Abstract

Not a Victorian-style ‘Life in Letters’, insists the former rector of the Pontifical Beda College, Rome, but a ‘Portrait in Letters’, a selection from a lifetime’s correspondence which aims to present a rounded picture of Newman as he really was. Roderick Strange proves to be an excellent editor. Here are letters to and from Newman’s family and friends, colleagues and opponents; hilarious accounts of seasickness and of a visit to Cambridge; intense letters on the brink of departure to the Roman fold; fatherly letters to younger converts such as Gerard Manley Hopkins; confessional letters which reveal depression when under stress and sometimes a sense of insecurity. Deeply introverted, Newman carefully stored the most significant letters that he received, pigeonholing and annotating them after replying with the quill pen that he preferred all his life, iron being too heavy in the hand. Strange gives us a lively account of Newman as a diligent and sympathetic correspondent in the lucid introductions to each section of the book. Anglicans may feel that there could have been more letters before 1845; and OUP have provided a handsome binding in cardinal red. But then for some years now Newman has been claimed by the Roman Catholic Church as its own.
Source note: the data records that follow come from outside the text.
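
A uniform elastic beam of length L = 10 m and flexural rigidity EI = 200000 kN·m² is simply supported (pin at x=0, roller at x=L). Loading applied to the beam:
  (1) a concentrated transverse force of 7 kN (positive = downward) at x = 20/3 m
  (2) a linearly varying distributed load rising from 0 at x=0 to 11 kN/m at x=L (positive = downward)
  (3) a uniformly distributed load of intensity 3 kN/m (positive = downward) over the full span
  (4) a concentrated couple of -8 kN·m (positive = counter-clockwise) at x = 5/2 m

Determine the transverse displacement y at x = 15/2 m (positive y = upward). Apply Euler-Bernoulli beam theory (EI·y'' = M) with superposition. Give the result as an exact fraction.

y(15/2) = -1545787/331776000 m

Load 1 — point force P=7 kN at a=20/3 m (b=L-a=10/3):
  y_1 = -Pa(L-x)(2Lx-a²-x²)/(6LEI)  [x>a] = -7·(20/3)·(10-(15/2))·(2·10·(15/2)-(20/3)²-(15/2)²)/(6·10·200000) = -497/1036800 m
Load 2 — triangular load w₀=11 kN/m (0→w₀ over full span):
  y_2 = -w₀x(7L⁴-10L²x²+3x⁴)/(360LEI) = -11·(15/2)·(7·10⁴-10·10²·(15/2)²+3·(15/2)⁴)/(360·10·200000) = -1309/491520 m
Load 3 — uniform load w=3 kN/m over full span:
  y_3 = -wx(L³-2Lx²+x³)/(24EI) = -3·(15/2)·(10³-2·10·(15/2)²+(15/2)³)/(24·200000) = -57/40960 m
Load 4 — applied couple M₀=-8 kN·m at a=5/2 m (b=L-a=15/2):
  y_4 = (M₀x³/(6L)-M₀(x-a)²/2+C₁x)/EI  [x>a] with C₁=M₀(3b²-L²)/(6L)=-55/6 = ((-8)·(15/2)³/(6·10)-(-8)·((15/2)-(5/2))²/2+(-55/6)·(15/2))/200000 = -1/8000 m
Superposition: y = Σ y_i = -1545787/331776000 m ≈ -0.004659 m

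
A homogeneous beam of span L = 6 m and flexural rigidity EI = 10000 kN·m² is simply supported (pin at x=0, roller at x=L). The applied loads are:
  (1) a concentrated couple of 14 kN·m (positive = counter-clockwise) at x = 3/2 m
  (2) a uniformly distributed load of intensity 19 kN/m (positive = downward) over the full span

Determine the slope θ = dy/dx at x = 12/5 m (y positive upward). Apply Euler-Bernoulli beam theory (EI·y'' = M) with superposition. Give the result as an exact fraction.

Load 1 — applied couple M₀=14 kN·m at a=3/2 m (b=L-a=9/2):
  θ_1 = (M₀x²/(2L)-M₀(x-a)+C₁)/EI  [x>a] with C₁=M₀(3b²-L²)/(6L)=77/8 = (14·(12/5)²/(2·6)-14·((12/5)-(3/2))+(77/8))/10000 = 749/2000000 rad
Load 2 — uniform load w=19 kN/m over full span:
  θ_2 = -w(L³-6Lx²+4x³)/(24EI) = -19·(6³-6·6·(12/5)²+4·(12/5)³)/(24·10000) = -6327/1250000 rad
Superposition: θ = Σ θ_i = -46871/10000000 rad ≈ -0.004687 rad

θ(12/5) = -46871/10000000 rad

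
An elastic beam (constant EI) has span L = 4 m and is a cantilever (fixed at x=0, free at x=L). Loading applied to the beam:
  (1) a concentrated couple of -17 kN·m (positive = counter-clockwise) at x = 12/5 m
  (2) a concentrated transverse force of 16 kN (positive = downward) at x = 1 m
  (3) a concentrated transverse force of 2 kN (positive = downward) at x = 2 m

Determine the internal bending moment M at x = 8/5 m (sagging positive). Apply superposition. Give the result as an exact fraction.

Load 1 — applied couple M₀=-17 kN·m at a=12/5 m (b=L-a=8/5):
  M_1 = M₀  [x≤a] = (-17) = -17 kN·m
Load 2 — point force P=16 kN at a=1 m (b=L-a=3):
  M_2 = 0  [x>a] = 0 kN·m
Load 3 — point force P=2 kN at a=2 m (b=L-a=2):
  M_3 = -P(a-x)  [x≤a] = -2·(2-(8/5)) = -4/5 kN·m
Superposition: M = Σ M_i = -89/5 kN·m ≈ -17.800000 kN·m

M(8/5) = -89/5 kN·m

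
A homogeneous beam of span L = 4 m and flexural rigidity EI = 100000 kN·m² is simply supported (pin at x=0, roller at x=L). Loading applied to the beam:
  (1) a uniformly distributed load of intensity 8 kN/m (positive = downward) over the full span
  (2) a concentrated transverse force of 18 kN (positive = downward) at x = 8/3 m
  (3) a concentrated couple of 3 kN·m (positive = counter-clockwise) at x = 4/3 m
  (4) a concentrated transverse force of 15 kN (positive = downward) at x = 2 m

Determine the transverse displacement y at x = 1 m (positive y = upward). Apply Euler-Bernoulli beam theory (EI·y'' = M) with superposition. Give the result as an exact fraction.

Load 1 — uniform load w=8 kN/m over full span:
  y_1 = -wx(L³-2Lx²+x³)/(24EI) = -8·1·(4³-2·4·1²+1³)/(24·100000) = -19/100000 m
Load 2 — point force P=18 kN at a=8/3 m (b=L-a=4/3):
  y_2 = -Pbx(L²-b²-x²)/(6LEI)  [x≤a] = -18·(4/3)·1·(4²-(4/3)²-1²)/(6·4·100000) = -119/900000 m
Load 3 — applied couple M₀=3 kN·m at a=4/3 m (b=L-a=8/3):
  y_3 = (M₀x³/(6L)+C₁x)/EI  [x≤a] with C₁=M₀(3b²-L²)/(6L)=2/3 = (3·1³/(6·4)+(2/3)·1)/100000 = 19/2400000 m
Load 4 — point force P=15 kN at a=2 m (b=L-a=2):
  y_4 = -Pbx(L²-b²-x²)/(6LEI)  [x≤a] = -15·2·1·(4²-2²-1²)/(6·4·100000) = -11/80000 m
Superposition: y = Σ y_i = -3253/7200000 m ≈ -0.000452 m

y(1) = -3253/7200000 m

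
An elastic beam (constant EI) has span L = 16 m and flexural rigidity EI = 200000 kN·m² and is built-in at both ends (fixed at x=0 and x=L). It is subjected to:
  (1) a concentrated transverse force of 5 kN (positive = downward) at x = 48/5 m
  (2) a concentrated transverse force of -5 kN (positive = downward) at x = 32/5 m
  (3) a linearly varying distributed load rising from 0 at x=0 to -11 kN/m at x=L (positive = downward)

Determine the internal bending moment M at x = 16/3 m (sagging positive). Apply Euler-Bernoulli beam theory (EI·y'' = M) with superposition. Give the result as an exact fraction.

Load 1 — point force P=5 kN at a=48/5 m (b=L-a=32/5):
  M_1 = Pb²(3a+b)x/L³ - Pab²/L²  [x≤a] = 5·(32/5)²·(3·(48/5)+(32/5))·(16/3)/16³ - 5·(48/5)·(32/5)²/16² = 128/75 kN·m
Load 2 — point force P=-5 kN at a=32/5 m (b=L-a=48/5):
  M_2 = Pb²(3a+b)x/L³ - Pab²/L²  [x≤a] = (-5)·(48/5)²·(3·(32/5)+(48/5))·(16/3)/16³ - (-5)·(32/5)·(48/5)²/16² = -144/25 kN·m
Load 3 — triangular load w₀=-11 kN/m (0→w₀ over full span):
  M_3 = 3w₀Lx/20 - w₀L²/30 - w₀x³/(6L) = 3·(-11)·16·(16/3)/20 - (-11)·16²/30 - (-11)·(16/3)³/(6·16) = -11968/405 kN·m
Superposition: M = Σ M_i = -68048/2025 kN·m ≈ -33.603951 kN·m

M(16/3) = -68048/2025 kN·m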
Selection is always difficult, even when the scope is as generous as this. One benefit, however, of having a single novel-length text is that patterns can be discerned over time. Particularly striking is Newman’s use of words associated with ‘feeling’, such as ‘love’, ‘affection’, ‘heart’ (his motto was Cor ad cor loquitur) and ‘tears’. Academics often speak of what they ‘feel’ about a subject, when they really mean ‘think’ about it. This was not true of Newman, whose careful choice of words describing his inner life reminds us that Romanticism was an important element of his emotional and intellectual formation. For Newman feeling, belief and affiliation were intimately linked. ‘I love our Church’, he writes to Hugh James Rose in 1836, ‘as a portion and a realizing of the Church Catholic among us’; but ‘I cannot love the ‘Church of England’ commonly so designated’ (p. 98). ‘I am very far more sure’, he writes to John Keble seven years later, ‘that England is in schism, than that the Roman additions to the Primitive Creed may not be developments’: ‘All this is so shocking to say, that I do not know whether to wish that I am exaggerating to you my feelings or not’ (p. 153).
Perhaps the most telling words associated with feeling in the Newman lexicon were ‘friend’ and ‘friendship’. Writing in 1865 to Ambrose St John, the close friend and fellow convert with whom he was to be buried, Newman described his reunion with Keble at Hursley in Hampshire, and comments, ‘How mysterious that first sight of friends is! for when I came to contemplate him, it was the old face and manner, but the first effect and impression was different’ (p. 395). Such passages remind us that Newman also wrote novels.
While providing an excellent introduction to Newman, this selection of letters also presents the more advanced reader with some material that is seldom if ever quoted in biographies. Over a lifetime that spanned most of the nineteenth century, this great controversialist recorded his heartfelt responses to Liberalism, to Darwin, to Essays and Reviews and to the ‘Infallibilists’ of the Vatican Council. Always the quintessential Newman, and always holding a quill pen.